Un segnale politico dopo le tensioni di Montecitorio

L’accordo raggiunto assume anche un significato politico. Durante il passaggio alla Camera non erano mancati momenti di difficoltà, con posizioni differenti tra gli alleati su alcuni aspetti della riforma e sulle modalità di introduzione delle preferenze. La scelta di arrivare al Senato con un testo condiviso mira quindi a dimostrare che il centrodestra è riuscito a superare le incomprensioni emerse nelle settimane precedenti, presentandosi con una linea comune su uno dei provvedimenti più importanti della legislatura.

Perché il Trentino-Alto Adige è al centro della modifica

La decisione di intervenire sui collegi uninominali del Trentino-Alto Adige non è casuale. Questa regione gode infatti di un sistema elettorale peculiare, legato alle specificità previste dallo Statuto speciale, che differisce da quello applicato nella maggior parte del territorio nazionale. L’estensione delle regole sull’alternanza di genere punta quindi a uniformare, per quanto possibile, i criteri di rappresentanza anche in un contesto caratterizzato da una disciplina autonoma.

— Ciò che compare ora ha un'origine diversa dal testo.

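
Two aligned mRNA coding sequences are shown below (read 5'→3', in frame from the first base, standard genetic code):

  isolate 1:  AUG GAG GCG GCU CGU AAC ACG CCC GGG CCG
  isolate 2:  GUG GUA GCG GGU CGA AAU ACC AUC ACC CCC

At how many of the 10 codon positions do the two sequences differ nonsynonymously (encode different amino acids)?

Codon 1: AUG Met / GUG Val — nonsynonymous.
Codon 2: GAG Glu / GUA Val — nonsynonymous.
Codon 3: GCG Ala / GCG Ala — identical.
Codon 4: GCU Ala / GGU Gly — nonsynonymous.
Codon 5: CGU Arg / CGA Arg — synonymous.
Codon 6: AAC Asn / AAU Asn — synonymous.
Codon 7: ACG Thr / ACC Thr — synonymous.
Codon 8: CCC Pro / AUC Ile — nonsynonymous.
Codon 9: GGG Gly / ACC Thr — nonsynonymous.
Codon 10: CCG Pro / CCC Pro — synonymous.
Nonsynonymous differences: 5.

5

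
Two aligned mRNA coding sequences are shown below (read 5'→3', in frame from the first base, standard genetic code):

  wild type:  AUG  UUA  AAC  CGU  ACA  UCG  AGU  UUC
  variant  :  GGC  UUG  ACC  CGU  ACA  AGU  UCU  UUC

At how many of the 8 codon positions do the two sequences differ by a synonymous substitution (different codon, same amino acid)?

3

Codon 1: AUG Met / GGC Gly — nonsynonymous.
Codon 2: UUA Leu / UUG Leu — synonymous.
Codon 3: AAC Asn / ACC Thr — nonsynonymous.
Codon 4: CGU Arg / CGU Arg — identical.
Codon 5: ACA Thr / ACA Thr — identical.
Codon 6: UCG Ser / AGU Ser — synonymous.
Codon 7: AGU Ser / UCU Ser — synonymous.
Codon 8: UUC Phe / UUC Phe — identical.
Synonymous differences: 3.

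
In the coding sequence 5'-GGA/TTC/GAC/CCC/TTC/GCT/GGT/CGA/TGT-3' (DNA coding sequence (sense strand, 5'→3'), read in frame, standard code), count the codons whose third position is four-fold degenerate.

Codon 1 GGA (Gly): third position 4-fold.
Codon 2 TTC (Phe): third position 2-fold.
Codon 3 GAC (Asp): third position 2-fold.
Codon 4 CCC (Pro): third position 4-fold.
Codon 5 TTC (Phe): third position 2-fold.
Codon 6 GCT (Ala): third position 4-fold.
Codon 7 GGT (Gly): third position 4-fold.
Codon 8 CGA (Arg): third position 4-fold.
Codon 9 TGT (Cys): third position 2-fold.
Four-fold degenerate third positions: 5.

5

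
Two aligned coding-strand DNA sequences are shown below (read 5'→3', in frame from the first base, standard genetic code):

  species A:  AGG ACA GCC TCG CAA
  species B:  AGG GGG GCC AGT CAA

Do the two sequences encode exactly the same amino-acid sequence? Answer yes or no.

no

Codon 1: AGG Arg / AGG Arg — identical.
Codon 2: ACA Thr / GGG Gly — nonsynonymous.
Codon 3: GCC Ala / GCC Ala — identical.
Codon 4: TCG Ser / AGT Ser — synonymous.
Codon 5: CAA Gln / CAA Gln — identical.
Nonsynonymous differences: 1 → different protein.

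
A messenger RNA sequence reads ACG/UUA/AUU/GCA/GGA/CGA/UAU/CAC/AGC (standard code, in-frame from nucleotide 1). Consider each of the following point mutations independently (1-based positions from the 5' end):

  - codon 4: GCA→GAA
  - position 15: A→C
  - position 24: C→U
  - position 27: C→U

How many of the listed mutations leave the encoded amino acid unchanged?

Codon 4: GCA (Ala) → GAA (Glu) — missense.
Codon 5: GGA (Gly) → GGC (Gly) — synonymous.
Codon 8: CAC (His) → CAU (His) — synonymous.
Codon 9: AGC (Ser) → AGU (Ser) — synonymous.
Synonymous: 3 of 4.

3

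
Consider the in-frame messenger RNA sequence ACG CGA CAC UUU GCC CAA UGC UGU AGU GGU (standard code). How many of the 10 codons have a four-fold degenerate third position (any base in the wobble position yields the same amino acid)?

Codon 1 ACG (Thr): third position 4-fold.
Codon 2 CGA (Arg): third position 4-fold.
Codon 3 CAC (His): third position 2-fold.
Codon 4 UUU (Phe): third position 2-fold.
Codon 5 GCC (Ala): third position 4-fold.
Codon 6 CAA (Gln): third position 2-fold.
Codon 7 UGC (Cys): third position 2-fold.
Codon 8 UGU (Cys): third position 2-fold.
Codon 9 AGU (Ser): third position 2-fold.
Codon 10 GGU (Gly): third position 4-fold.
Four-fold degenerate third positions: 4.

4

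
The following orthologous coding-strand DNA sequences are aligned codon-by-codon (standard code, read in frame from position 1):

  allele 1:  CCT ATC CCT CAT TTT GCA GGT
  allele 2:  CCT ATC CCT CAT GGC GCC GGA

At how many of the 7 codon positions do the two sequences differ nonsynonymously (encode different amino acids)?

Codon 1: CCT Pro / CCT Pro — identical.
Codon 2: ATC Ile / ATC Ile — identical.
Codon 3: CCT Pro / CCT Pro — identical.
Codon 4: CAT His / CAT His — identical.
Codon 5: TTT Phe / GGC Gly — nonsynonymous.
Codon 6: GCA Ala / GCC Ala — synonymous.
Codon 7: GGT Gly / GGA Gly — synonymous.
Nonsynonymous differences: 1.

1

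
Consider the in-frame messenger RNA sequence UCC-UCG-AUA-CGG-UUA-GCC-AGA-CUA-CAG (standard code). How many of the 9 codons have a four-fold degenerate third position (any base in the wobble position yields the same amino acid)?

Codon 1 UCC (Ser): third position 4-fold.
Codon 2 UCG (Ser): third position 4-fold.
Codon 3 AUA (Ile): third position 3-fold.
Codon 4 CGG (Arg): third position 4-fold.
Codon 5 UUA (Leu): third position 2-fold.
Codon 6 GCC (Ala): third position 4-fold.
Codon 7 AGA (Arg): third position 2-fold.
Codon 8 CUA (Leu): third position 4-fold.
Codon 9 CAG (Gln): third position 2-fold.
Four-fold degenerate third positions: 5.

5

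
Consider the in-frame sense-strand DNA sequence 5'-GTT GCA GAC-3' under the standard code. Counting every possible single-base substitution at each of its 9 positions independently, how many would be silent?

7

Codon 1 (GTT, Val): 3 synonymous substitutions.
Codon 2 (GCA, Ala): 3 synonymous substitutions.
Codon 3 (GAC, Asp): 1 synonymous substitution.
Total: 3 + 3 + 1 = 7.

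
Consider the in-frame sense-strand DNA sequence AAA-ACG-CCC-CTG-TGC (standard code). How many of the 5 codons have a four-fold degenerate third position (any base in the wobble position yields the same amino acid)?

3

Codon 1 AAA (Lys): third position 2-fold.
Codon 2 ACG (Thr): third position 4-fold.
Codon 3 CCC (Pro): third position 4-fold.
Codon 4 CTG (Leu): third position 4-fold.
Codon 5 TGC (Cys): third position 2-fold.
Four-fold degenerate third positions: 3.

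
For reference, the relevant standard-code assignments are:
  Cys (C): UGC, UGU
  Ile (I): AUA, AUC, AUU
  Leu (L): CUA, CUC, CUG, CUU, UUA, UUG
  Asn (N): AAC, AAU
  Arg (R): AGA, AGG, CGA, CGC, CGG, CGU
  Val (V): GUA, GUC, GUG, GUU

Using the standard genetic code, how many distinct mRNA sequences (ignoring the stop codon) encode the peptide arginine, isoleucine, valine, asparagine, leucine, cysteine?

1728

Arg: 6 codons.
Ile: 3 codons.
Val: 4 codons.
Asn: 2 codons.
Leu: 6 codons.
Cys: 2 codons.
6 × 3 × 4 × 2 × 6 × 2 = 1728.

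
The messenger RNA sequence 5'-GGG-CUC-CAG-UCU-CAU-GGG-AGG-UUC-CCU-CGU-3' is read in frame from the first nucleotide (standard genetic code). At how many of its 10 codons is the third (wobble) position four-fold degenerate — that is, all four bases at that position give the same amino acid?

Codon 1 GGG (Gly): third position 4-fold.
Codon 2 CUC (Leu): third position 4-fold.
Codon 3 CAG (Gln): third position 2-fold.
Codon 4 UCU (Ser): third position 4-fold.
Codon 5 CAU (His): third position 2-fold.
Codon 6 GGG (Gly): third position 4-fold.
Codon 7 AGG (Arg): third position 2-fold.
Codon 8 UUC (Phe): third position 2-fold.
Codon 9 CCU (Pro): third position 4-fold.
Codon 10 CGU (Arg): third position 4-fold.
Four-fold degenerate third positions: 6.

6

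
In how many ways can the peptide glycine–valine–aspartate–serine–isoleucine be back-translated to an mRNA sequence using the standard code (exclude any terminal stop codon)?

576

Gly: 4 codons.
Val: 4 codons.
Asp: 2 codons.
Ser: 6 codons.
Ile: 3 codons.
4 × 4 × 2 × 6 × 3 = 576.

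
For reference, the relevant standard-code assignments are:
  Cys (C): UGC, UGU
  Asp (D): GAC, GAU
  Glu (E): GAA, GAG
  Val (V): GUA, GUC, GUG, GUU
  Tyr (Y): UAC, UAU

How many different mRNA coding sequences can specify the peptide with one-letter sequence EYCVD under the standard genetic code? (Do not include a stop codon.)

Glu: 2 codons.
Tyr: 2 codons.
Cys: 2 codons.
Val: 4 codons.
Asp: 2 codons.
2 × 2 × 2 × 4 × 2 = 64.

64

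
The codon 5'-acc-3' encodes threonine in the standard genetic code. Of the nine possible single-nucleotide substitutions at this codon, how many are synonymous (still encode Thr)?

Position 1: none → 0 synonymous.
Position 2: none → 0 synonymous.
Position 3: ACU, ACA, ACG → 3 synonymous.
Total: 0 + 0 + 3 = 3.

3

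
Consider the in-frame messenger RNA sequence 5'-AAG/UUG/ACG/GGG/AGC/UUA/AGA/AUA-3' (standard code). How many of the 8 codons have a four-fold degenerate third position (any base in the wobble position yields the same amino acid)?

2

Codon 1 AAG (Lys): third position 2-fold.
Codon 2 UUG (Leu): third position 2-fold.
Codon 3 ACG (Thr): third position 4-fold.
Codon 4 GGG (Gly): third position 4-fold.
Codon 5 AGC (Ser): third position 2-fold.
Codon 6 UUA (Leu): third position 2-fold.
Codon 7 AGA (Arg): third position 2-fold.
Codon 8 AUA (Ile): third position 3-fold.
Four-fold degenerate third positions: 2.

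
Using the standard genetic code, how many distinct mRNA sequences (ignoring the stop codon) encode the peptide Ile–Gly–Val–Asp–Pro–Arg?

2304

Ile: 3 codons.
Gly: 4 codons.
Val: 4 codons.
Asp: 2 codons.
Pro: 4 codons.
Arg: 6 codons.
3 × 4 × 4 × 2 × 4 × 6 = 2304.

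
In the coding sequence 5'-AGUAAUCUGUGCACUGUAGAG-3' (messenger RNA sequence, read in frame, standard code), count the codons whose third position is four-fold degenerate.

3

Codon 1 AGU (Ser): third position 2-fold.
Codon 2 AAU (Asn): third position 2-fold.
Codon 3 CUG (Leu): third position 4-fold.
Codon 4 UGC (Cys): third position 2-fold.
Codon 5 ACU (Thr): third position 4-fold.
Codon 6 GUA (Val): third position 4-fold.
Codon 7 GAG (Glu): third position 2-fold.
Four-fold degenerate third positions: 3.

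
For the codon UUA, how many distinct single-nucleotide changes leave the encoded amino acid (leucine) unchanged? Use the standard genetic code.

2

Position 1: CUA → 1 synonymous.
Position 2: none → 0 synonymous.
Position 3: UUG → 1 synonymous.
Total: 1 + 0 + 1 = 2.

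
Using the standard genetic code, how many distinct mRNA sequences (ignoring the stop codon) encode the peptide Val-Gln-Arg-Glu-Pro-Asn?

768

Val: 4 codons.
Gln: 2 codons.
Arg: 6 codons.
Glu: 2 codons.
Pro: 4 codons.
Asn: 2 codons.
4 × 2 × 6 × 2 × 4 × 2 = 768.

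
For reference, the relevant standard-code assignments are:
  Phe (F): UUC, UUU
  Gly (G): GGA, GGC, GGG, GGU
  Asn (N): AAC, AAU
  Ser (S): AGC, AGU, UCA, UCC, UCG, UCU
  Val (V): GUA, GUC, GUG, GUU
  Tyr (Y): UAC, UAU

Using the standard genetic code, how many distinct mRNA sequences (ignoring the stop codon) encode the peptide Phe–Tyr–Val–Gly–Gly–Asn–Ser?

3072

Phe: 2 codons.
Tyr: 2 codons.
Val: 4 codons.
Gly: 4 codons.
Gly: 4 codons.
Asn: 2 codons.
Ser: 6 codons.
2 × 2 × 4 × 4 × 4 × 2 × 6 = 3072.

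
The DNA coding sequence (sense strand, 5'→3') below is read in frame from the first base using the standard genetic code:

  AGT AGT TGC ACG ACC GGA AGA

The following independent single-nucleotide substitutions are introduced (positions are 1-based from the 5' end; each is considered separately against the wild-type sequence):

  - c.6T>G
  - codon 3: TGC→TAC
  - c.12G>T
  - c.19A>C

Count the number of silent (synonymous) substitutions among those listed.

2

Codon 2: AGT (Ser) → AGG (Arg) — missense.
Codon 3: TGC (Cys) → TAC (Tyr) — missense.
Codon 4: ACG (Thr) → ACT (Thr) — synonymous.
Codon 7: AGA (Arg) → CGA (Arg) — synonymous.
Synonymous: 2 of 4.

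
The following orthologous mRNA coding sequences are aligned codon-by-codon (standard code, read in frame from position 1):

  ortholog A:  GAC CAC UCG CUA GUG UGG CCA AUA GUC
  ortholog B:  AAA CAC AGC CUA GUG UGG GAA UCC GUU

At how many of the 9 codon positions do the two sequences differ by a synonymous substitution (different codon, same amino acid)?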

Il calendario parlamentare

L’iter della riforma entrerà nel vivo dopo la pausa estiva. Il termine per la presentazione degli emendamenti al Senato è stato fissato al 1° settembre, data dalla quale inizierà il confronto nelle commissioni competenti prima dell’approdo in Aula. Non si esclude che possano arrivare ulteriori proposte di modifica, sia da parte della maggioranza sia dalle opposizioni, che hanno già annunciato battaglia su diversi aspetti della riforma.

Una riforma destinata a far discutere

La legge elettorale continua a essere uno dei temi più sensibili della politica italiana, perché dalle sue regole dipende il futuro assetto del Parlamento e il modo in cui gli elettori sceglieranno i propri rappresentanti. Con l’intesa raggiunta sul nuovo emendamento, il centrodestra prova a rilanciare il percorso della riforma e ad arrivare al voto finale con una coalizione più compatta. Sarà ora il Senato a valutare il testo e a stabilire se le modifiche proposte saranno sufficienti a raccogliere il consenso necessario per proseguire l’iter legislativo.